Babudom is undergoing a quiet shakeup. The fortunes of the famed Kerala lobby in the top echelons of bureaucracy have headed south with the proposed shifting of TKA Nair from the post of principal secretary to the Prime Minister.
In his place will come Pulok Chatterjee, an Uttar Pradesh cadre officer of the 1974 batch, signalling the northward trajectory of officers from UP and Bihar. Chatterjee has worked closely with Sonia Gandhi and, in a way, he will be a crucial link between the party high command and the government.
The change of guard is likely to be completed in October when Chatterjee takes over Nair’s job to become principal secretary to Manmohan Singh. Chatterjee had served in the PMO in UPA-1 before taking up an assignment with the World Bank as executive director.

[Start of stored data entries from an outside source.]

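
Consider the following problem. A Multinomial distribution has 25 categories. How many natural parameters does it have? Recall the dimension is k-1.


Exponential family dimension calculation:
For Multinomial with k=25 categories, dim = k-1 = 24.

24


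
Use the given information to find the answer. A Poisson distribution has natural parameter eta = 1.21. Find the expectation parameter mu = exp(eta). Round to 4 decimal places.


Expectation parameter for Poisson exponential family:
mu = exp(eta).
eta = 1.21.
mu = exp(1.21) = 3.3535

3.3535


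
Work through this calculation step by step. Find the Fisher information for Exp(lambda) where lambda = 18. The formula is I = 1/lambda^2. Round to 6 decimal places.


Fisher information for exponential: I(lambda) = 1/lambda^2.
lambda = 18, lambda^2 = 324.
I = 1/324 = 0.003086

0.003086


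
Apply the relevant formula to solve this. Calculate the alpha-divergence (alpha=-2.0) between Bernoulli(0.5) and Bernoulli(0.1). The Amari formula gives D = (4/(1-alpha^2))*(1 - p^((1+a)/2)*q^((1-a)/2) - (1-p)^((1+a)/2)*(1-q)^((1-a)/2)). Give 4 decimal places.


Amari alpha-divergence:
D = (4/(1-alpha^2))*(1 - p^((1+a)/2)*q^((1-a)/2) - (1-p)^((1+a)/2)*(1-q)^((1-a)/2)).
alpha = -2.0, p = 0.5, q = 0.1.
e1 = (1+alpha)/2 = -0.5, e2 = (1-alpha)/2 = 1.5.
t1 = p^e1 * q^e2 = 0.5^-0.5 * 0.1^1.5 = 0.044721.
t2 = (1-p)^e1 * (1-q)^e2 = 0.5^-0.5 * 0.9^1.5 = 1.207477.
4/(1-alpha^2) = -1.333333.
D = -1.333333*(1 - 0.044721 - 1.207477) = 0.3363

0.3363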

Nair is expected to continue as an advisor to the Prime Minister.
Chatterjee’s return to PMO is significant in more ways than one.
His proximity to the Gandhi family is well known. In his previous avatar in the PMO he was widely seen as a bridge between the Prime Minister and the Congress president, ensuring always that there was little scope for misunderstanding and miscommunication between them.

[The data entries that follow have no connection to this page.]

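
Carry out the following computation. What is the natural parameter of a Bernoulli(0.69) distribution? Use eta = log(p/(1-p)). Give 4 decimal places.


Natural parameter for Bernoulli: eta = log(p/(1-p)).
p = 0.69, 1-p = 0.31.
p/(1-p) = 2.225806.
eta = log(2.225806) = 0.8001

0.8001


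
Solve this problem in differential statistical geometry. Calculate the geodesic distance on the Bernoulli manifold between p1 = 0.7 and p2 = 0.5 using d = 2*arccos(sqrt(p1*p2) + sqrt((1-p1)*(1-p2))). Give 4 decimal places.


Geodesic distance on Bernoulli manifold:
d(p1,p2) = 2*arccos(sqrt(p1*p2) + sqrt((1-p1)*(1-p2))).
sqrt(p1*p2) = sqrt(0.7*0.5) = 0.591608.
sqrt((1-p1)*(1-p2)) = sqrt(0.3*0.5) = 0.387298.
arg = 0.591608 + 0.387298 = 0.978906.
d = 2*arccos(0.978906) = 0.4115

0.4115


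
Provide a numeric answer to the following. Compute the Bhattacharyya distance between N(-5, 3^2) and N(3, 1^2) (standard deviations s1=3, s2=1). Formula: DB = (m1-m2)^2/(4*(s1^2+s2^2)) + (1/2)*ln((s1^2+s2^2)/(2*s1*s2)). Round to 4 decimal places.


Bhattacharyya distance between two Gaussians:
DB = (m1-m2)^2/(4*(s1^2+s2^2)) + (1/2)*ln((s1^2+s2^2)/(2*s1*s2)).
(m1-m2)^2 = (-8)^2 = 64.
s1^2+s2^2 = 9 + 1 = 10.
term1 = 64/40 = 1.6.
term2 = 0.5*ln(10/6.0) = 0.255413.
DB = 1.6 + 0.255413 = 1.8554

1.8554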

There was a growing perception in the past few months — when the government stumbled from one crisis to another and appeared more besieged than in control — that there were important occasions when the Congress president and the Prime Minister were not on the same page. The reason for that — more often than not — was a gap in communication rather than any serious difference of opinion. The fault for this often ended at the desk of Principal Secretary Nair.
Those gunning for Nair and the almost surreal grip of the Kerala lobby in Delhi also blamed the principal secretary for the sorry figure the government – and particularly the Prime Minister — cut on the issue of the appointment of CVC KJ Thomas. Thomas’ appointment was struck down by the Supreme Court. He too was from the Kerala cadre.
Not only was the PMO blamed for not keeping the Prime Minister and the home minister fully briefed on the fact that Thomas faced a charge-sheet in an old import case, but also for the fact that the damage could not be contained. When Thomas refused to bow out quietly, it was a bigger blow to the PMO’s prestige as it laid bare its complete lack of clout.
The PMO and the principal secretary also did not cover themselves with glory in the way the correspondence between the now jailed former Communications Minister A Raja and the Prime Minister was handled. The PM was supposed to have asked his office to keep him at arm’s length from the 2G scam. The leakage of this communication damaged the PM’s prestige. The exchange between the Prime Minister and the tainted minister is now coming back to haunt Manmohan Singh and has the potential of becoming more than just a political embarrassment for the latter.
There could be another reason as well. Under fire from different sides, perhaps the government also needs a scapegoat in the bureaucracy and TKA Nair — who has had an enviable stint almost coinciding with the beginning of the PM’s tenure in 2004 — makes for a perfect fall guy.
The power of the Kerala lobby can be appreciated by the fact that for a long period of time one cadre alone occupied just about every key post in the country. The list was like a who’s who in the country — the Principal Secretary to the Prime Minister (TKA Nair), Cabinet Secretary (KM Chandrashekhar), National Security Advisor (first MK Narayanan, and now Shiv Shankar Menon), Home Secretary (GK Pillai), CVC ( Thomas) — and all were tied with the same umbilical chord.
That the powers of the Kerala lobby were in decline started becoming evident a couple of months ago when KM Chandrashekhar failed to secure another extension as cabinet secretary. The exit of Home Secretary GK Pillai was another indicator of the way the wind was blowing. Unlike the last few years when prize postings almost went as a norm to the Kerala cadre, the three most prestigious assignments decided by this government in the last few weeks — that of Cabinet Secretary AK Seth, Home Secretary RK Singh, and a new CVC (Pradeep Kumar) — have all gone to UP and Bihar cadre officers.
The return of Pulok Chatterjee is being seen as a welcome development by the old guard in the Congress party who found themselves cut off from the centre of governance during Nair’s term at the helm of affairs. Chatterjee came close to Mrs Gandhi during his tenure as the district magistrate of Sultanpur and Rae Bareli. Later he served the Congress president as her secretary and also held a formal position in the Rajiv Gandhi Foundation. His appointment is being linked with the Congress party’s efforts to put its best foot forward in next year’s UP state elections.